AMC debt climbs on theater reopenings; Spirit flies high on the break as Macy’s bonds retrench from rally — Mid-Day Commentary

AMC debt continued its climb this week after the entertainment company announced its plans to open an additional 140 locations by tomorrow (4 September). 

Including this round of re-openings, AMC will have resumed operations at 420 locations by the end of the week, which is around 70% of its overall theater count in the country. This morning, the borrower also announced plans to reopen all 27 New Jersey locations by 10 September.  

Its USD 500m 10.5% senior secured notes due 2025 traded up to 92 this morning yielding 12.849%, from 90.813 yesterday (2 Sept) and 82.75 on 17 August prior to the announcement. 

Spirit Airlines‘s upsized offering of USD 850m senior secured bonds due 2025 traded up on the break to the 103.5/104 context after pricing with an 8% coupon and a 98.876 OID, according to two sources familiar with the situation.

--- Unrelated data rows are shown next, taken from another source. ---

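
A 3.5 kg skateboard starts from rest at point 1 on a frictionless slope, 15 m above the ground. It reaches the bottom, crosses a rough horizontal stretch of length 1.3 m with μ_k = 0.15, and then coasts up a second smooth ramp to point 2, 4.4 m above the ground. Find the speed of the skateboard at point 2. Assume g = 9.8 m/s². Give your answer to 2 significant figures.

Energy at 1: mgh₁ = (3.5)(9.8)(15) = 514.50 J
Friction loss: W_f = μ_k mg d = 6.689 J
At 2: ½mv² + mgh₂ = mgh₁ − W_f
½mv² = 514.50 − 6.689 − 150.92 = 356.89 J
v = √(2 × 356.89/3.5) = 14.28 m/s

v = 14 m/s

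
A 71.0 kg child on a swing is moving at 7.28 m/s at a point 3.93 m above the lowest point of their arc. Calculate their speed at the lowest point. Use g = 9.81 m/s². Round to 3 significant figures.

Mechanical energy is conserved (no friction): ½mv₀² + mgh = ½mv²
The mass cancels from both sides.
v² = v₀² + 2gh = (7.28)² + 2(9.81)(3.93) = 130.11
v = √130.11 = 11.41 m/s

v = 11.4 m/s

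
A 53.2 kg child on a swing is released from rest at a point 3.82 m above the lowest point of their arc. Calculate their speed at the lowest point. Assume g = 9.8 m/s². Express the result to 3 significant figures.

v = 8.65 m/s

Mechanical energy is conserved (no friction): mgh = ½mv²
v = √(2gh) = √(2 × 9.8 × 3.82) = √74.872 = 8.653 m/s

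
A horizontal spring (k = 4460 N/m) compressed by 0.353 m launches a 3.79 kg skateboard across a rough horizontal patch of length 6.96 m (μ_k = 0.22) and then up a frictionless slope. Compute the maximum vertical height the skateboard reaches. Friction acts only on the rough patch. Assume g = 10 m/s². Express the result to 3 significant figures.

Spring energy: E₀ = ½kx² = ½(4460)(0.353)² = 277.88 J
Friction: W_f = μ_k mg d = (0.22)(3.79)(10)(6.96) = 58.03 J
Energy at base of ramp: E = 277.88 − 58.03 = 219.85 J
At max height all remaining energy is PE: mgh = E ⇒ h = E/(mg) = 219.85/(3.79 × 10) = 5.801 m

h = 5.80 m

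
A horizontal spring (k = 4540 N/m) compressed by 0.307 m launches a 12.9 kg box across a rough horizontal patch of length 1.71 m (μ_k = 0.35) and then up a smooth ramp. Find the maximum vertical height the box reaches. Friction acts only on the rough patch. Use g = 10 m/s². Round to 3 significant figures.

h = 1.06 m

Spring energy: E₀ = ½kx² = ½(4540)(0.307)² = 213.95 J
Friction: W_f = μ_k mg d = (0.35)(12.9)(10)(1.71) = 77.21 J
Energy at base of ramp: E = 213.95 − 77.21 = 136.74 J
At max height all remaining energy is PE: mgh = E ⇒ h = E/(mg) = 136.74/(12.9 × 10) = 1.060 m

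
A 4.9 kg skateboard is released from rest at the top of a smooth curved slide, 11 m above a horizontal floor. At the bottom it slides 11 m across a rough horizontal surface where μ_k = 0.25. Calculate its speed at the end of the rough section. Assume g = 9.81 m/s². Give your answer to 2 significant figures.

Applying the work–energy principle:
mgh = ½mv² + μ_k m g d
W_f = μ_k mg d = (0.25)(4.9)(9.81)(11) = 132.2 J
½mv² = mgh − W_f = 528.76 − 132.2 = 396.57 J
v = √(2 × 396.57/4.9) = 12.72 m/s

v = 13 m/s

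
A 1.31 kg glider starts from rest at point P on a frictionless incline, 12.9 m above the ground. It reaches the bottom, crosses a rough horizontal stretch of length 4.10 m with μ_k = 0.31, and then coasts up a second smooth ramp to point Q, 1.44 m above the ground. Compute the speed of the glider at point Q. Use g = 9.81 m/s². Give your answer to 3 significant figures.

v = 14.1 m/s

Energy at P: mgh₁ = (1.31)(9.81)(12.9) = 165.78 J
Friction loss: W_f = μ_k mg d = 16.33 J
At Q: ½mv² + mgh₂ = mgh₁ − W_f
½mv² = 165.78 − 16.33 − 18.506 = 130.94 J
v = √(2 × 130.94/1.31) = 14.14 m/s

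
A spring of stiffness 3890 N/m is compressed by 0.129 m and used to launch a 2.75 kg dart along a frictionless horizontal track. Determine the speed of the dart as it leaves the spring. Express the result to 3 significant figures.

v = 4.85 m/s

Conservation of energy: ½kx² = ½mv²
v = x√(k/m) = 0.129 × √(3890/2.75) = 4.852 m/s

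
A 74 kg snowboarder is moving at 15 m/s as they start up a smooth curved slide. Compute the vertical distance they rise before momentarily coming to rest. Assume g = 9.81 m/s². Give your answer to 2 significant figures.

h = 11 m

By energy conservation, ½mv² = mgh
h = v²/(2g) = 15²/(2 × 9.81) = 11.47 m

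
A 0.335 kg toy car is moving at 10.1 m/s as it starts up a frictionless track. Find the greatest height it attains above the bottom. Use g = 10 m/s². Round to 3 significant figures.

h = 5.10 m

By energy conservation, ½mv² = mgh
h = v²/(2g) = 10.1²/(2 × 10) = 5.100 m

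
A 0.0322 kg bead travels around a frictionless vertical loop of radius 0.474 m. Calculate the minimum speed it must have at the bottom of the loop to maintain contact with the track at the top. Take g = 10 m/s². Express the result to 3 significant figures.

At the top: mg = mv_top²/r ⇒ v_top² = gr = 4.740 m²/s²
Energy from bottom to top (height 2r): ½mv_bot² = ½mv_top² + mg(2r)
v_bot² = gr + 4gr = 5gr = 23.70
v_bot = √(5gr) = 4.868 m/s

v = 4.87 m/s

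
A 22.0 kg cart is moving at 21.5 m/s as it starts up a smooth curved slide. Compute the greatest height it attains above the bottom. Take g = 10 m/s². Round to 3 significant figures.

h = 23.1 m

By energy conservation, ½mv² = mgh
h = v²/(2g) = 21.5²/(2 × 10) = 23.11 m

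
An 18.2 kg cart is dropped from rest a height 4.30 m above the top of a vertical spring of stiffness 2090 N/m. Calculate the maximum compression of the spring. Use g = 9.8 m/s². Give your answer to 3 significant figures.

x = 0.946 m

Measuring PE from the top of the relaxed spring, at max compression the cart has dropped H + x with zero KE, so:
mg(H + x) = ½kx²
½(2090)x² − (18.2)(9.8)x − (18.2)(9.8)(4.30) = 0
1045x² − 178.4x − 766.9 = 0
x = [178.4 + √(31812 + 3.2058e+06)]/(2 × 1045) = 0.9463 m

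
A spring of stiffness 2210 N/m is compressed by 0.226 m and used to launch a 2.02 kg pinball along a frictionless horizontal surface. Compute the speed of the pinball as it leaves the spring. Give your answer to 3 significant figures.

Spring PE converts entirely to kinetic energy: ½kx² = ½mv²
v = x√(k/m) = 0.226 × √(2210/2.02) = 7.475 m/s

v = 7.48 m/s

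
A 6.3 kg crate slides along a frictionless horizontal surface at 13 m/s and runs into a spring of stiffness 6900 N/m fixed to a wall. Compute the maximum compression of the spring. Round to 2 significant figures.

x = 0.39 m

Conservation of energy between contact and max compression: ½mv² = ½kx²
x = v√(m/k) = 13 × √(6.3/6900) = 0.3928 m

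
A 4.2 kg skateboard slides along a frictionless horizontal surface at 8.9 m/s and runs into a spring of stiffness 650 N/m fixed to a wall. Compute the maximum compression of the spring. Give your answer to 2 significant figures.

All KE is stored as spring PE at maximum compression: ½mv² = ½kx²
x = v√(m/k) = 8.9 × √(4.2/650) = 0.7154 m

x = 0.72 m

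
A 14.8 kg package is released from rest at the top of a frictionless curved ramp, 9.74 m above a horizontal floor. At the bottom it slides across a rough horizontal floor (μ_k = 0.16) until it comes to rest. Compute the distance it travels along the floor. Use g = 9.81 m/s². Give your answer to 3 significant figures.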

The notes traded as high as 104.125 to yield 6.87% yesterday before settling at prints of 103.75 to yield 6.979%, according to MarketAxess. 

The notes are being issued through Spirit’s subsidiaries Spirit IP Cayman and Spirit Loyalty Cayman. Sources following the deal said Spirit could bounce back from the pandemic quicker than peers such as United due to its low-cost offerings, as reported by Debtwire.

Proceeds will be upstreamed to Spirit to bolster liquidity and fund general corporate purposes, after a portion is deposited in a reserve account.

On the earnings front, Macy’s retrenched a bit today after staging a rally on yesterday’s earnings. The retailer posted a boost in online sales and beat quarterly expectations. The department store’s digital sales rose 53% from the same period last year, leading to revenue of USD 3.56bn, compared to an expected USD 3.48bn. The company also posted a loss per share of USD 81 cents, compared to an expected USD 1.77 loss per share. 

Macy’s USD 500m 3.625% senior unsecured notes due 2024 traded as high as 79.5 to yield 10.371% yesterday (2 September) from trades at 75.528 to yield 11.911% on 1 September before the earnings report, according to MarketAxess. The notes settled today at 78.5 to yield 10.771%.